Gleichwohl drängt der US-Investor Elliott zur Aufspaltung: Der Hedgefonds fordert Ebay auf, sich von Stubhub und der Ebay Classifieds Group zu trennen. Dazu zählen in Deutschland Ebay Kleinanzeigen und auch Mobile.de. 2014 setzte sich der Investor Carl Icahn durch, als er von Ebay die Abspaltung von Paypal forderte. Werden Sie sich doch stärker aufs Kerngeschäft fokussieren müssen?
Es ist im heutigen Markt nicht ungewöhnlich, dass ein Investor öffentlich zur Unternehmensstrategie Stellung nimmt. Unser Aufsichtsrat und unser globales Führungsteam stehen regelmäßig mit unseren Aktionären in Kontakt und schätzen deren Input.
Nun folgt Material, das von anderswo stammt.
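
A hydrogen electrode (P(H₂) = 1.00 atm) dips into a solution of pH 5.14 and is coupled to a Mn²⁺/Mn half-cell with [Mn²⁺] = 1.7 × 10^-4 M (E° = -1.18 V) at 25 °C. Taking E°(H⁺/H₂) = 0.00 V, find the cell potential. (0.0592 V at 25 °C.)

0.99 V

The hydrogen couple is the cathode, so E°_cell = 1.18 V; n = 2.
[H⁺] = 10^(−5.14) = 7.2 × 10^-6 M, and Q = [Mn²⁺]·P(H₂) / [H⁺]^2 = 3.24 × 10^6.
E = E° − (0.0592/2) log Q = 1.18 − (0.0592/2)(6.510) = 0.987 V.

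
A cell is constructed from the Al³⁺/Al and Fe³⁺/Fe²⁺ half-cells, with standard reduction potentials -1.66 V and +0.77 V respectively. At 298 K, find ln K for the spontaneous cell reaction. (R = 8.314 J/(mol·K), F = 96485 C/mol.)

ln K = 283.9

E°_cell = +0.77 − (-1.66) = 2.43 V, with n = 3 electrons transferred.
At equilibrium E = 0, so the Nernst equation gives ln K = nFE°/RT = (3)(96485)(2.43)/((8.314)(298)) = 283.90.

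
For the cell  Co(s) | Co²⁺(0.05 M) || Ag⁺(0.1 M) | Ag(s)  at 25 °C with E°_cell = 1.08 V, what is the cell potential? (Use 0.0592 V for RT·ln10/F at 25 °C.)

Balancing electrons gives n = 2; the reaction quotient is Q = [Co²⁺]/[Ag⁺]^2 = 5.00.
At 25 °C, E = E° − (0.0592/n) log Q = 1.08 − (0.0592/2)(0.699) = 1.080 − 0.021 = 1.059 V.

1.06 V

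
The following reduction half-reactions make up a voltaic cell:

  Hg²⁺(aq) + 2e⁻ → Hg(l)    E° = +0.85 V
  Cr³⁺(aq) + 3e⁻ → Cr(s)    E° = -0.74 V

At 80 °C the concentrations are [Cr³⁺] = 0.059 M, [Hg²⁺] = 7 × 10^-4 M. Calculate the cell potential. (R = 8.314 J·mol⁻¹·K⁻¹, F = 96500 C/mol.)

The Hg²⁺/Hg couple has the higher reduction potential and acts as the cathode, so E°_cell = +0.85 − (-0.74) = 1.59 V.
Balancing electrons gives n = 6; the reaction quotient is Q = [Cr³⁺]^2/[Hg²⁺]^3 = 1.01 × 10^7.
E = E° − (RT/nF) ln Q = 1.59 − (8.314×353)/(6×96500) × (16.133) = 1.590 − 0.082 = 1.508 V.

1.51 V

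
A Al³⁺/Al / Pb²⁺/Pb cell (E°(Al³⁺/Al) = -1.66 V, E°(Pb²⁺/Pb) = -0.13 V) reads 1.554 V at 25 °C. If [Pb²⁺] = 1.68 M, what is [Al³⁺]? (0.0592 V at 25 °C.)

From the Nernst equation, log Q = n(E° − E)/0.0592 = 6(1.53 − 1.554)/0.0592 = -2.432, so Q = 0.00369.
With Q = [Al³⁺]^2/[Pb²⁺]^3 and the known concentrations, [Al³⁺]^2 in the numerator gives [Al³⁺] = 0.13 M.

0.13 M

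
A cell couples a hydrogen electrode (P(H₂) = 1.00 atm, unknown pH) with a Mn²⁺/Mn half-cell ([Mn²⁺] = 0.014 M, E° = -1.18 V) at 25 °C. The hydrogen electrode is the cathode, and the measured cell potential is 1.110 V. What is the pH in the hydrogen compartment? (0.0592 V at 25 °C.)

pH = 2.11

E°_cell = 1.18 V and n = 2.
log Q = n(E° − E)/0.0592 = 2×(1.18 − 1.110)/0.0592 = 2.365.
With Q = [Mn²⁺]·P(H₂) / [H⁺]^2, solving for [H⁺] gives log[H⁺] = -2.109, so pH = 2.11.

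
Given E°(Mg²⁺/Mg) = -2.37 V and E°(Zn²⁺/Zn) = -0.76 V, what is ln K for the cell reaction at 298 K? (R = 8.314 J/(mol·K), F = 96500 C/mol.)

E°_cell = -0.76 − (-2.37) = 1.61 V, with n = 2 electrons transferred.
At equilibrium E = 0, so the Nernst equation gives ln K = nFE°/RT = (2)(96500)(1.61)/((8.314)(298)) = 125.42.

ln K = 125.4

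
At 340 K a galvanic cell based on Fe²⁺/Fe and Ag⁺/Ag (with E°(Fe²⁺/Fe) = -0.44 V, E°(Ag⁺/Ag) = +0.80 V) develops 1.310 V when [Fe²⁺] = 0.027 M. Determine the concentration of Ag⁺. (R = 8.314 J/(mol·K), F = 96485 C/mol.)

1.8 M

From the Nernst equation, ln Q = nF(E° − E)/RT = 2×96485×(1.24 − 1.310)/(8.314×340) = -4.779, so Q = 0.00841.
With Q = [Fe²⁺]/[Ag⁺]^2 and the known concentrations, [Ag⁺]^2 in the denominator gives [Ag⁺] = 1.8 M.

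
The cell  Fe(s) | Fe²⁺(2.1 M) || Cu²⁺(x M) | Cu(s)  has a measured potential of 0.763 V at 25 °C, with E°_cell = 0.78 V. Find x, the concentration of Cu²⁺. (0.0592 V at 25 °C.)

0.56 M

From the Nernst equation, log Q = n(E° − E)/0.0592 = 2(0.78 − 0.763)/0.0592 = 0.574, so Q = 3.75.
With Q = [Fe²⁺]/[Cu²⁺] and the known concentrations, [Cu²⁺] in the denominator gives [Cu²⁺] = 0.56 M.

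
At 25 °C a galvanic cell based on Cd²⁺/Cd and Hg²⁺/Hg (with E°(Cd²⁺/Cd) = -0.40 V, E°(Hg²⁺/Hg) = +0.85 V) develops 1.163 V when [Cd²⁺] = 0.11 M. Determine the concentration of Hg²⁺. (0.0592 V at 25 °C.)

1.3 × 10^-4 M

From the Nernst equation, log Q = n(E° − E)/0.0592 = 2(1.25 − 1.163)/0.0592 = 2.939, so Q = 869.
With Q = [Cd²⁺]/[Hg²⁺] and the known concentrations, [Hg²⁺] in the denominator gives [Hg²⁺] = 1.3 × 10^-4 M.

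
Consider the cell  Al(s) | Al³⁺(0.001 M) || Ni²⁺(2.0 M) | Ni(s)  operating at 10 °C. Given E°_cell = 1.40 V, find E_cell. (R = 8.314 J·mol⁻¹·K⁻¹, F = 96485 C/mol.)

Balancing electrons gives n = 6; the reaction quotient is Q = [Al³⁺]^2/[Ni²⁺]^3 = 1.25 × 10^-7.
E = E° − (RT/nF) ln Q = 1.40 − (8.314×283)/(6×96485) × (-15.895) = 1.400 + 0.065 = 1.465 V.

1.46 V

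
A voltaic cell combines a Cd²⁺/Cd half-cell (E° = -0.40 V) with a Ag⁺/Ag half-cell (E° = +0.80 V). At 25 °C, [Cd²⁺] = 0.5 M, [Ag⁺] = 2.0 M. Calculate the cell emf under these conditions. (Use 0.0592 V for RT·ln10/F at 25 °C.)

The Ag⁺/Ag couple has the higher reduction potential and acts as the cathode, so E°_cell = +0.80 − (-0.40) = 1.20 V.
Balancing electrons gives n = 2; the reaction quotient is Q = [Cd²⁺]/[Ag⁺]^2 = 0.125.
At 25 °C, E = E° − (0.0592/n) log Q = 1.20 − (0.0592/2)(-0.903) = 1.200 + 0.027 = 1.227 V.

1.23 V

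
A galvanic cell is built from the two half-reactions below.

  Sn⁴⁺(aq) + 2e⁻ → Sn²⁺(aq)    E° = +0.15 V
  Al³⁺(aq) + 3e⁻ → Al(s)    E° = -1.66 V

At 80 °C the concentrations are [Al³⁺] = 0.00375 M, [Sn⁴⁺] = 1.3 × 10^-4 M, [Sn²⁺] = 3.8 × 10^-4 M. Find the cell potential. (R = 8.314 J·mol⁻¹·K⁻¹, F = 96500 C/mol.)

The Sn⁴⁺/Sn²⁺ couple has the higher reduction potential and acts as the cathode, so E°_cell = +0.15 − (-1.66) = 1.81 V.
Balancing electrons gives n = 6; the reaction quotient is Q = [Al³⁺]^2·[Sn²⁺]^3/[Sn⁴⁺]^3 = 3.51 × 10^-4.
E = E° − (RT/nF) ln Q = 1.81 − (8.314×353)/(6×96500) × (-7.954) = 1.810 + 0.040 = 1.850 V.

1.85 V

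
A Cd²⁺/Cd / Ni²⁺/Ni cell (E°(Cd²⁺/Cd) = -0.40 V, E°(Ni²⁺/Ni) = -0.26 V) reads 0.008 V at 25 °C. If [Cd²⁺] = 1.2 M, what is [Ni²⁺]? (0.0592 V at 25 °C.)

4.2 × 10^-5 M

From the Nernst equation, log Q = n(E° − E)/0.0592 = 2(0.14 − 0.008)/0.0592 = 4.459, so Q = 2.88 × 10^4.
With Q = [Cd²⁺]/[Ni²⁺] and the known concentrations, [Ni²⁺] in the denominator gives [Ni²⁺] = 4.2 × 10^-5 M.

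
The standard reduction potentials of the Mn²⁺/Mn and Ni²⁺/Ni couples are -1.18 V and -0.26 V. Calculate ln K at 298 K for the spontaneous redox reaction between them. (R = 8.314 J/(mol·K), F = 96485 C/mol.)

E°_cell = -0.26 − (-1.18) = 0.92 V, with n = 2 electrons transferred.
At equilibrium E = 0, so the Nernst equation gives ln K = nFE°/RT = (2)(96485)(0.92)/((8.314)(298)) = 71.66.

ln K = 71.7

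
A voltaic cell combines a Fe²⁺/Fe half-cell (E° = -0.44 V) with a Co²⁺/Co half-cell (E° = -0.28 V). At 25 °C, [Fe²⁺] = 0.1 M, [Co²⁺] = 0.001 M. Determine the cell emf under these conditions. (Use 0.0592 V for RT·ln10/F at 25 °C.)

0.101 V

The Co²⁺/Co couple has the higher reduction potential and acts as the cathode, so E°_cell = -0.28 − (-0.44) = 0.16 V.
Balancing electrons gives n = 2; the reaction quotient is Q = [Fe²⁺]/[Co²⁺] = 100.
At 25 °C, E = E° − (0.0592/n) log Q = 0.16 − (0.0592/2)(2.000) = 0.160 − 0.059 = 0.101 V.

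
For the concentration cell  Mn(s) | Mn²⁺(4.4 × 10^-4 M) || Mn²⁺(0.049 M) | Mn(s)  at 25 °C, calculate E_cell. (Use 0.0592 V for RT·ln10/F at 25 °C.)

Both half-cells are Mn²⁺/Mn, so E°_cell = 0. The concentrated side is the cathode; the cell reaction moves Mn²⁺ from high to low concentration with n = 2.
Q = [Mn²⁺]_dilute/[Mn²⁺]_conc = 4.4 × 10^-4/0.049 = 0.00898.
E = 0 − (0.0592/2) log Q = −(0.0592/2)(-2.047) = 0.0606 V.

0.061 V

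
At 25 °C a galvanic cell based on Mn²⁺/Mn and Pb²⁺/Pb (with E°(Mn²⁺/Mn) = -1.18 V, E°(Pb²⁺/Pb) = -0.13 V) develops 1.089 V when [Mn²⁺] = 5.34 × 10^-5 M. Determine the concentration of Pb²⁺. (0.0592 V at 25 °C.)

From the Nernst equation, log Q = n(E° − E)/0.0592 = 2(1.05 − 1.089)/0.0592 = -1.318, so Q = 0.0481.
With Q = [Mn²⁺]/[Pb²⁺] and the known concentrations, [Pb²⁺] in the denominator gives [Pb²⁺] = 0.0011 M.

0.0011 M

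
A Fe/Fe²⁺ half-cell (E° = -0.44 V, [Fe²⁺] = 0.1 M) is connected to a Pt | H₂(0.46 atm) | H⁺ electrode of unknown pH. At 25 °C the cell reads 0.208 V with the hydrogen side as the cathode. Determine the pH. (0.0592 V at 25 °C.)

pH = 4.59

E°_cell = 0.44 V and n = 2.
log Q = n(E° − E)/0.0592 = 2×(0.44 − 0.208)/0.0592 = 7.838.
With Q = [Fe²⁺]·P(H₂) / [H⁺]^2, solving for [H⁺] gives log[H⁺] = -4.588, so pH = 4.59.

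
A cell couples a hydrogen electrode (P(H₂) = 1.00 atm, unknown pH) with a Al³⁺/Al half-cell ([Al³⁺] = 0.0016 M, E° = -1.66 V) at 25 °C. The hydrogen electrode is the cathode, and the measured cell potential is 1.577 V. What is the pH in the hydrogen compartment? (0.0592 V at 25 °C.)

E°_cell = 1.66 V and n = 6.
log Q = n(E° − E)/0.0592 = 6×(1.66 − 1.577)/0.0592 = 8.412.
With Q = [Al³⁺]^2·P(H₂)^3 / [H⁺]^6, solving for [H⁺] gives log[H⁺] = -2.334, so pH = 2.33.

pH = 2.33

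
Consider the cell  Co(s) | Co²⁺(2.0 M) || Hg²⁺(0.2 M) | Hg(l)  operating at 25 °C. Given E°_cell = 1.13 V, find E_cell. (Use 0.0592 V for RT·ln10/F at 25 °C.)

Balancing electrons gives n = 2; the reaction quotient is Q = [Co²⁺]/[Hg²⁺] = 10.0.
At 25 °C, E = E° − (0.0592/n) log Q = 1.13 − (0.0592/2)(1.000) = 1.130 − 0.030 = 1.100 V.

1.10 V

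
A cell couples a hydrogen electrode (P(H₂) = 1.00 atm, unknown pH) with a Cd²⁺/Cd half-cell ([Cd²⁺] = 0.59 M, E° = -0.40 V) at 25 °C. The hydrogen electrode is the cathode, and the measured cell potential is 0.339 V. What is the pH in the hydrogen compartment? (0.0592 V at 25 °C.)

pH = 1.14

E°_cell = 0.40 V and n = 2.
log Q = n(E° − E)/0.0592 = 2×(0.40 − 0.339)/0.0592 = 2.061.
With Q = [Cd²⁺]·P(H₂) / [H⁺]^2, solving for [H⁺] gives log[H⁺] = -1.145, so pH = 1.14.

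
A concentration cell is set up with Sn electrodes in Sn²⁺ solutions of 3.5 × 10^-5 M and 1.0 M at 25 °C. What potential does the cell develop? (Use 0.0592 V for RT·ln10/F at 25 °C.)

0.13 V

Both half-cells are Sn²⁺/Sn, so E°_cell = 0. The concentrated side is the cathode; the cell reaction moves Sn²⁺ from high to low concentration with n = 2.
Q = [Sn²⁺]_dilute/[Sn²⁺]_conc = 3.5 × 10^-5/1.0 = 3.5 × 10^-5.
E = 0 − (0.0592/2) log Q = −(0.0592/2)(-4.456) = 0.1319 V.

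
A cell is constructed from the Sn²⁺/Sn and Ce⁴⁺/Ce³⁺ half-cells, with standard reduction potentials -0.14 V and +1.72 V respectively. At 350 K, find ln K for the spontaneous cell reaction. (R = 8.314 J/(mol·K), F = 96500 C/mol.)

E°_cell = +1.72 − (-0.14) = 1.86 V, with n = 2 electrons transferred.
At equilibrium E = 0, so the Nernst equation gives ln K = nFE°/RT = (2)(96500)(1.86)/((8.314)(350)) = 123.37.

ln K = 123.4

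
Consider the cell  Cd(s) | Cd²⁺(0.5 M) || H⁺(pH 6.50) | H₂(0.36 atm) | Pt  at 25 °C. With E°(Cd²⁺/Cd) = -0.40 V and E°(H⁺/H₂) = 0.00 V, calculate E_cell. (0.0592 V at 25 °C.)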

Sie werden die Vorschläge von Elliott sorgfältig prüfen und bewerten.
Douglas, Rossmann und dm forderten jüngst in einem Brief an die Bundesregierung stärkere Kontrollen der Onlineplattformen Ebay und Amazon, weil diese Artikel ausländischer Anbieter ohne Kontrolle an deutsche Kunden verkauften. Häufig handelt es sich um Plagiate, die nicht den Anforderungen der hiesigen Produktsicherheit entsprechen. Zudem entrichten viele der Anbieter keine Umsatzsteuer. Verstehen Sie den Ruf der Mitbewerber nach fairen Marktbedingungen?
Absolut. Deshalb arbeiten wir intensiv daran, gefälschte oder unzulässige Produkte aufzuspüren, und gehen jedem Hinweis nach. Doch bei 1,1 Milliarden verfügbarer Produkte ist die Kontrolle nicht immer einfach. Deshalb sind wir auch auf die Zusammenarbeit mit Behörden und Markenrechtinhabern angewiesen. Zum Thema Umsatzsteuer gibt es einen Beschluss der EU, der ab 2021 alle Marktplätze verpflichtet, die Umsatzsteuer einzubehalten. Die deutsche Regierung will schon in diesem Jahr eine gesetzliche Änderung einführen. Wir halten dieses Vorgehen für vollständig berechtigt, sind jedoch beunruhigt, was die geplante Durchführung angeht. Denn Beantragung und Ausgabe der entsprechenden Bescheinigungen sollen nicht zentral, sondern in den einzelnen Bundesländern und in Papierform geschehen – und das zwei Jahre, bevor ein europäisches Verfahren einsetzt, das darauf abzielt, dasselbe Problem zu lösen. Es werden Hunderttausende Händler sein, die 2019 diesen Prozess durchlaufen müssen, was einen großen Verwaltungsaufwand mit sich bringen wird. Wir würden es sehr begrüßen, wenn es ein digitales Verfahren hierfür geben würde – so wie es das deutsche Gesetz für einen späteren Zeitpunkt bereits vorsieht.
Mit Ebay City Velbert geht nun die dritte deutsche Stadt mithilfe von Ebay online. Warum sind nur so wenige Kommunen an diesem Kooperationsmodell interessiert?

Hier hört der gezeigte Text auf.